Firm as he had been with Seymour, Lincoln squashed all attempts to link the New York riots and leading Peace Democrats with Richmond. When James R. Gilmore of the New York Tribune called on Lincoln and proposed an investigation of the riot’s causes, the President refused, supposedly saying, “One rebellion at a time is about as much as we can conveniently handle.”

The ironic conclusion to the riots was the 1863 draft itself. Of 79,975 men conscripted in New York State, 54,765 were exempted on physical and other grounds, 15,912 bought their way out for $300, 6,998 furnished substitutes, and only 2,300—not many more than had been killed and wounded in the riots themselves—were added to the Union Army. In the North as a whole, in fact, the four drafts of 1863 and 1864 produced about 52,000 troops.

Yet the value of conscription could not be measured solely by the number of men drafted. Each state was given a quota at each call for troops, and officials tried to meet the quotas ahead of time by swelling their voluntary enlistments. So the threat of a draft was an invaluable asset as a constant prod. States and cities that raised more than their share of men could credit the extras to their quota at the time of the next draft.

There was a further irony in the attention focused by the riots on the $300 exemption clause. During the debates on a new draft law early in 1864, a large block of senators and congressmen opposed the exemption as “class legislation.” Lincoln himself, with an election only a few months off, joined the opposition in June, thus daring the political wrath of those in wealth and power who supported the exemption. The final bill, passed on July 4, established a new system of bounty payments in graduated amounts for one-year, two-year, and three-year volunteers.

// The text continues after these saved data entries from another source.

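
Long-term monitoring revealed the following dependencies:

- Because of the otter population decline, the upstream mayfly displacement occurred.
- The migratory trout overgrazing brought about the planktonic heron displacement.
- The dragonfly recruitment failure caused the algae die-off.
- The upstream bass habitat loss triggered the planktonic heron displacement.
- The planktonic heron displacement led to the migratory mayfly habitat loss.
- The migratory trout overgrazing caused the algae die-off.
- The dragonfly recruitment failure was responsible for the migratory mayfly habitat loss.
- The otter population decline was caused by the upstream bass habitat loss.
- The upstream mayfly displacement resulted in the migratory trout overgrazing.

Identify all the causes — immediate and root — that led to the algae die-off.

the dragonfly recruitment failure, the migratory trout overgrazing, the otter population decline, the upstream bass habitat loss, the upstream mayfly displacement

Immediate causes of the algae die-off: the dragonfly recruitment failure, the migratory trout overgrazing.
Further upstream: the upstream bass habitat loss, the otter population decline, the upstream mayfly displacement.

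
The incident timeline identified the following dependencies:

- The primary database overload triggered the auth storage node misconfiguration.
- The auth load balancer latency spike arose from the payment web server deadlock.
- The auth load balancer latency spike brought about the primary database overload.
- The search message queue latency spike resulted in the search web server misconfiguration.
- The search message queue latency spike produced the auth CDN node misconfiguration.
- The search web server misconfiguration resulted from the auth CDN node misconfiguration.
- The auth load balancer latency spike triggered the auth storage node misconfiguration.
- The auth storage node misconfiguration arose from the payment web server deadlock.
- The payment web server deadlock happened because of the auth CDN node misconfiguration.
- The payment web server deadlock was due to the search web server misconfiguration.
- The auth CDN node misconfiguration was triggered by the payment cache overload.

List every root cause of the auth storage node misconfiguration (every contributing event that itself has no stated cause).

the payment cache overload, the search message queue latency spike

Tracing upstream from the auth storage node misconfiguration: the auth storage node misconfiguration ← the payment web server deadlock ← the auth CDN node misconfiguration ← the search message queue latency spike.
A separate upstream branch: the auth storage node misconfiguration ← the payment web server deadlock ← the auth CDN node misconfiguration ← the payment cache overload.
Each of those chain origins has no stated cause.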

But when the $300 exemption came to a vote, both Fernando and Ben Wood, the most frenzied opponents of the exemption as a crime against the poor, refrained from voting!

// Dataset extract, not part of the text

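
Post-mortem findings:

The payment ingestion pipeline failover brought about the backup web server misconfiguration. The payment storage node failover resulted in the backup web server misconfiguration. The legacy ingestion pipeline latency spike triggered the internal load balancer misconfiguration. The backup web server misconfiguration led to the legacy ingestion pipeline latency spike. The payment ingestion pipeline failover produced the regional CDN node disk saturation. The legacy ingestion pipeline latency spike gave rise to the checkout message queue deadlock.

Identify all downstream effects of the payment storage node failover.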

And to add to the complex irony, the War Department during the fall, 1864, draft was so intent on placating New York that 18,448 men who had enlisted in the Navy during the four preceding years were credited to the city. Thus was its quota virtually filled by paper logistics. Thus did sailors from Iowa or Michigan, who happened to have signed their Navy papers in New York, keep the specter of another draft riot from a city that had already known the worst explosion in the nation’s history.